VideoMultiAgents: A Multi-Agent Framework for Video Question Answering

TL;DR

VideoMultiAgents introduces a modular multi-agent framework for Video Question Answering that partitions reasoning into modality-specific Text, Video, and Graph agents, coordinated by an Organizer Agent. It adds Question-Guided Caption Generation to produce query-focused captions and uses scene graphs to encode temporal and causal relationships, improving reasoning over long-form videos. The approach achieves state-of-the-art zero-shot performance on NExT-QA, Intent-QA, and EgoSchema, demonstrating strong generalization without task-specific training. This architecture offers scalable, interpretable multimodal reasoning and can extend to additional modalities and tasks with minimal redesign.

Abstract

Video Question Answering (VQA) inherently relies on multimodal reasoning, integrating visual, temporal, and linguistic cues to achieve a deeper understanding of video content. However, many existing methods rely on feeding frame-level captions into a single model, making it difficult to adequately capture temporal and interactive contexts. To address this limitation, we introduce VideoMultiAgents, a framework that integrates specialized agents for vision, scene graph analysis, and text processing. It enhances video understanding leveraging complementary multimodal reasoning from independently operating agents. Our approach is also supplemented with a question-guided caption generation, which produces captions that highlight objects, actions, and temporal transitions directly relevant to a given query, thus improving the answer accuracy. Experimental results demonstrate that our method achieves state-of-the-art performance on Intent-QA (79.0%, +6.2% over previous SOTA), EgoSchema subset (75.4%, +3.4%), and NExT-QA (79.6%, +0.4%). The source code is available at https://github.com/PanasonicConnect/VideoMultiAgents.
Paper Structure (21 sections, 3 figures, 5 tables)

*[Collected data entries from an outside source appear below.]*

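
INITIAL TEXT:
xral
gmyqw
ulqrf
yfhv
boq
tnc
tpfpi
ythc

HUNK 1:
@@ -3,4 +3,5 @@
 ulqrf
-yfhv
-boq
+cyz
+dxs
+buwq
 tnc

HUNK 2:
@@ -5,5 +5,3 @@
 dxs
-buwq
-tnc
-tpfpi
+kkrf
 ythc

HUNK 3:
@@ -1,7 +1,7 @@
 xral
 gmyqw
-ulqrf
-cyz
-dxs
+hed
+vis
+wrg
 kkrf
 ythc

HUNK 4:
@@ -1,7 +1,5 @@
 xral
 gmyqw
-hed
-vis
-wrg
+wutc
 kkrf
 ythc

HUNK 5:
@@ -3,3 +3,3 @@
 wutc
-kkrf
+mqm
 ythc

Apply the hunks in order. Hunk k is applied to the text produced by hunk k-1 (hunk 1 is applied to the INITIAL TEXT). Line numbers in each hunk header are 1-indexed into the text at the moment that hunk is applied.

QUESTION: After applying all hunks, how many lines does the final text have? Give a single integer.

Hunk 1: at line 3 remove [yfhv,boq] add [cyz,dxs,buwq] -> 9 lines: xral gmyqw ulqrf cyz dxs buwq tnc tpfpi ythc
Hunk 2: at line 5 remove [buwq,tnc,tpfpi] add [kkrf] -> 7 lines: xral gmyqw ulqrf cyz dxs kkrf ythc
Hunk 3: at line 1 remove [ulqrf,cyz,dxs] add [hed,vis,wrg] -> 7 lines: xral gmyqw hed vis wrg kkrf ythc
Hunk 4: at line 1 remove [hed,vis,wrg] add [wutc] -> 5 lines: xral gmyqw wutc kkrf ythc
Hunk 5: at line 3 remove [kkrf] add [mqm] -> 5 lines: xral gmyqw wutc mqm ythc
Final line count: 5

Answer: 5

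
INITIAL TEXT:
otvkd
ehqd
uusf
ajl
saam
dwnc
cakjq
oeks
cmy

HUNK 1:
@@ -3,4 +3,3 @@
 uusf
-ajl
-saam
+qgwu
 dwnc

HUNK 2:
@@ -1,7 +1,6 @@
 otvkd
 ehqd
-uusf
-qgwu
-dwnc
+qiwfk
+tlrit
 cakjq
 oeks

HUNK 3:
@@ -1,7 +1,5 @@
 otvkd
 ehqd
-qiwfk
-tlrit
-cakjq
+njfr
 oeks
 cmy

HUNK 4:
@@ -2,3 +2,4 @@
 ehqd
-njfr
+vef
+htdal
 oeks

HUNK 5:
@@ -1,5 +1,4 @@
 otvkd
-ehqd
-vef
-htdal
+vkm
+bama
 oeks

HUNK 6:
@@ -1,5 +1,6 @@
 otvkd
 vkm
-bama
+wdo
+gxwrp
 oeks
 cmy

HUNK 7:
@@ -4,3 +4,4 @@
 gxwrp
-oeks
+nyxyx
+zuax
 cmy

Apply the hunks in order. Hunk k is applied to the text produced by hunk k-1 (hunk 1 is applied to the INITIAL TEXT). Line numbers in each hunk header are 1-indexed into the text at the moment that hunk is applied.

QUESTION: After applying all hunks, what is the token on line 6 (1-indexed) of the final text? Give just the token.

Hunk 1: at line 3 remove [ajl,saam] add [qgwu] -> 8 lines: otvkd ehqd uusf qgwu dwnc cakjq oeks cmy
Hunk 2: at line 1 remove [uusf,qgwu,dwnc] add [qiwfk,tlrit] -> 7 lines: otvkd ehqd qiwfk tlrit cakjq oeks cmy
Hunk 3: at line 1 remove [qiwfk,tlrit,cakjq] add [njfr] -> 5 lines: otvkd ehqd njfr oeks cmy
Hunk 4: at line 2 remove [njfr] add [vef,htdal] -> 6 lines: otvkd ehqd vef htdal oeks cmy
Hunk 5: at line 1 remove [ehqd,vef,htdal] add [vkm,bama] -> 5 lines: otvkd vkm bama oeks cmy
Hunk 6: at line 1 remove [bama] add [wdo,gxwrp] -> 6 lines: otvkd vkm wdo gxwrp oeks cmy
Hunk 7: at line 4 remove [oeks] add [nyxyx,zuax] -> 7 lines: otvkd vkm wdo gxwrp nyxyx zuax cmy
Final line 6: zuax

Answer: zuax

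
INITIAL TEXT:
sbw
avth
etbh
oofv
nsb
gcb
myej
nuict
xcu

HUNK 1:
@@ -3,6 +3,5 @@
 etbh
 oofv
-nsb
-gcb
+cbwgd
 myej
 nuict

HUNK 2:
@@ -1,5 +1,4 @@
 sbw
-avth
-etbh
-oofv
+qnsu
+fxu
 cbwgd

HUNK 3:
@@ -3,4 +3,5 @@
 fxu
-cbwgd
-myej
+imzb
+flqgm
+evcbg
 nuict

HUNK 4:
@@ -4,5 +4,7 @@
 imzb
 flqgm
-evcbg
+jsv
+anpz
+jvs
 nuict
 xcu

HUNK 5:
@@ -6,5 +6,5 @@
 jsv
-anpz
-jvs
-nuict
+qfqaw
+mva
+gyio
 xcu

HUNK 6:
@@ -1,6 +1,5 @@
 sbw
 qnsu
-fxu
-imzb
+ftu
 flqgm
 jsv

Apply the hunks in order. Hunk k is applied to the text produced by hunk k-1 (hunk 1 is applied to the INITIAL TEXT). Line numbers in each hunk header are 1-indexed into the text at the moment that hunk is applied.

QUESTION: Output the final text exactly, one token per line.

Answer: sbw
qnsu
ftu
flqgm
jsv
qfqaw
mva
gyio
xcu

Derivation:
Hunk 1: at line 3 remove [nsb,gcb] add [cbwgd] -> 8 lines: sbw avth etbh oofv cbwgd myej nuict xcu
Hunk 2: at line 1 remove [avth,etbh,oofv] add [qnsu,fxu] -> 7 lines: sbw qnsu fxu cbwgd myej nuict xcu
Hunk 3: at line 3 remove [cbwgd,myej] add [imzb,flqgm,evcbg] -> 8 lines: sbw qnsu fxu imzb flqgm evcbg nuict xcu
Hunk 4: at line 4 remove [evcbg] add [jsv,anpz,jvs] -> 10 lines: sbw qnsu fxu imzb flqgm jsv anpz jvs nuict xcu
Hunk 5: at line 6 remove [anpz,jvs,nuict] add [qfqaw,mva,gyio] -> 10 lines: sbw qnsu fxu imzb flqgm jsv qfqaw mva gyio xcu
Hunk 6: at line 1 remove [fxu,imzb] add [ftu] -> 9 lines: sbw qnsu ftu flqgm jsv qfqaw mva gyio xcu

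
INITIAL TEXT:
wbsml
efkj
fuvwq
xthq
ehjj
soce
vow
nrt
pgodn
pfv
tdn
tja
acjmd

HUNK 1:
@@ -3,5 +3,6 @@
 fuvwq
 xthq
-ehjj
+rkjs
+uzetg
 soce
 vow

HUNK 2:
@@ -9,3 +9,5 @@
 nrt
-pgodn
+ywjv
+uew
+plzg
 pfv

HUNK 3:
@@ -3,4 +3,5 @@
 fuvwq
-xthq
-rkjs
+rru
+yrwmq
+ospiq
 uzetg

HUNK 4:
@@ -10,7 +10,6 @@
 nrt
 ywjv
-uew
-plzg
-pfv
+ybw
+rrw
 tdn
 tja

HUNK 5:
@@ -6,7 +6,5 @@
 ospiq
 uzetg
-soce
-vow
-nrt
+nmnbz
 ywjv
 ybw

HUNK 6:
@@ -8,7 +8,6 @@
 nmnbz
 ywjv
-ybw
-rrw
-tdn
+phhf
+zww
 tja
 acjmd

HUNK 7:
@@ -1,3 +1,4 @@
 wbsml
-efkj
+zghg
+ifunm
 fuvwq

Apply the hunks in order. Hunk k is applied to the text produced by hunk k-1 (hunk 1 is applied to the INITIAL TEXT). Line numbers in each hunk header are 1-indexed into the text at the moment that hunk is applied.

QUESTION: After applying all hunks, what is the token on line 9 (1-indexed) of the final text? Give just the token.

Hunk 1: at line 3 remove [ehjj] add [rkjs,uzetg] -> 14 lines: wbsml efkj fuvwq xthq rkjs uzetg soce vow nrt pgodn pfv tdn tja acjmd
Hunk 2: at line 9 remove [pgodn] add [ywjv,uew,plzg] -> 16 lines: wbsml efkj fuvwq xthq rkjs uzetg soce vow nrt ywjv uew plzg pfv tdn tja acjmd
Hunk 3: at line 3 remove [xthq,rkjs] add [rru,yrwmq,ospiq] -> 17 lines: wbsml efkj fuvwq rru yrwmq ospiq uzetg soce vow nrt ywjv uew plzg pfv tdn tja acjmd
Hunk 4: at line 10 remove [uew,plzg,pfv] add [ybw,rrw] -> 16 lines: wbsml efkj fuvwq rru yrwmq ospiq uzetg soce vow nrt ywjv ybw rrw tdn tja acjmd
Hunk 5: at line 6 remove [soce,vow,nrt] add [nmnbz] -> 14 lines: wbsml efkj fuvwq rru yrwmq ospiq uzetg nmnbz ywjv ybw rrw tdn tja acjmd
Hunk 6: at line 8 remove [ybw,rrw,tdn] add [phhf,zww] -> 13 lines: wbsml efkj fuvwq rru yrwmq ospiq uzetg nmnbz ywjv phhf zww tja acjmd
Hunk 7: at line 1 remove [efkj] add [zghg,ifunm] -> 14 lines: wbsml zghg ifunm fuvwq rru yrwmq ospiq uzetg nmnbz ywjv phhf zww tja acjmd
Final line 9: nmnbz

Answer: nmnbz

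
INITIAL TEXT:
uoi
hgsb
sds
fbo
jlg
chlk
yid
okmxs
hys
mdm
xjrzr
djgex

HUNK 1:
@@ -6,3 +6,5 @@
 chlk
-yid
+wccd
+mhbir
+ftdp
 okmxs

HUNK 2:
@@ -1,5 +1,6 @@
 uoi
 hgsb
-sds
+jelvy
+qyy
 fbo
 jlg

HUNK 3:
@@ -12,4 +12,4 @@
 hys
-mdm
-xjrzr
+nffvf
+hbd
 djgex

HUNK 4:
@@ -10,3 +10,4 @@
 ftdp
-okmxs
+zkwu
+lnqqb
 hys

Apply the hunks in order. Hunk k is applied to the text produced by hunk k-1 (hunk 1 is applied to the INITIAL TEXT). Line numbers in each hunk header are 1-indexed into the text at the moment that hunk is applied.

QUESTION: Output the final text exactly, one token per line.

Answer: uoi
hgsb
jelvy
qyy
fbo
jlg
chlk
wccd
mhbir
ftdp
zkwu
lnqqb
hys
nffvf
hbd
djgex

Derivation:
Hunk 1: at line 6 remove [yid] add [wccd,mhbir,ftdp] -> 14 lines: uoi hgsb sds fbo jlg chlk wccd mhbir ftdp okmxs hys mdm xjrzr djgex
Hunk 2: at line 1 remove [sds] add [jelvy,qyy] -> 15 lines: uoi hgsb jelvy qyy fbo jlg chlk wccd mhbir ftdp okmxs hys mdm xjrzr djgex
Hunk 3: at line 12 remove [mdm,xjrzr] add [nffvf,hbd] -> 15 lines: uoi hgsb jelvy qyy fbo jlg chlk wccd mhbir ftdp okmxs hys nffvf hbd djgex
Hunk 4: at line 10 remove [okmxs] add [zkwu,lnqqb] -> 16 lines: uoi hgsb jelvy qyy fbo jlg chlk wccd mhbir ftdp zkwu lnqqb hys nffvf hbd djgex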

This paper contains 21 sections, 3 figures, 5 tables.

Figures (3)

  • Figure 1: Overview of VideoMultiAgents: Integrating Video, Captions, and Scene Graphs through Multi-Agent Collaboration for accurate Video Question Answering. Blue arrows indicate inputs and outputs to and from the VideoMultiAgents, while yellow arrows represent interactions and information exchanges between individual agents, coordinated by the Organizer Agent to determine the final answer.
  • Figure 2: Detailed Architecture of a VideoMultiAgents for Video Question Answering: Each specialized agent independently analyzes its assigned modality—text, video, or scene graph—based on the input video and question, generating its own response. The Text Analysis Agent utilizes question-guided captions to extract key entities and actions. The Video Analysis Agent identifies objects, interactions, and temporal events. The Graph Analysis Agent constructs structured representations of object relationships and causal dynamics. The Organizer Agent integrates these independent responses to synthesize the final answer.
  • Figure 3: Inference Process of VideoMultiAgents on Long Videos. This illustration demonstrates our system's analysis of an hour-long video, showcasing the collaborative yet independent reasoning of specialized agents. While the Video Analysis Agent identifies Option B as the answer, both Text and Graph Analysis Agents select Option D with supporting temporal evidence. The Organizer Agent synthesizes these perspectives, examining reasoning quality from each agent before concluding that Option D has stronger evidential support. This example highlights the framework's ability to resolve conflicting interpretations through structured multi-agent collaboration, resulting in accurate understanding even with extended video content.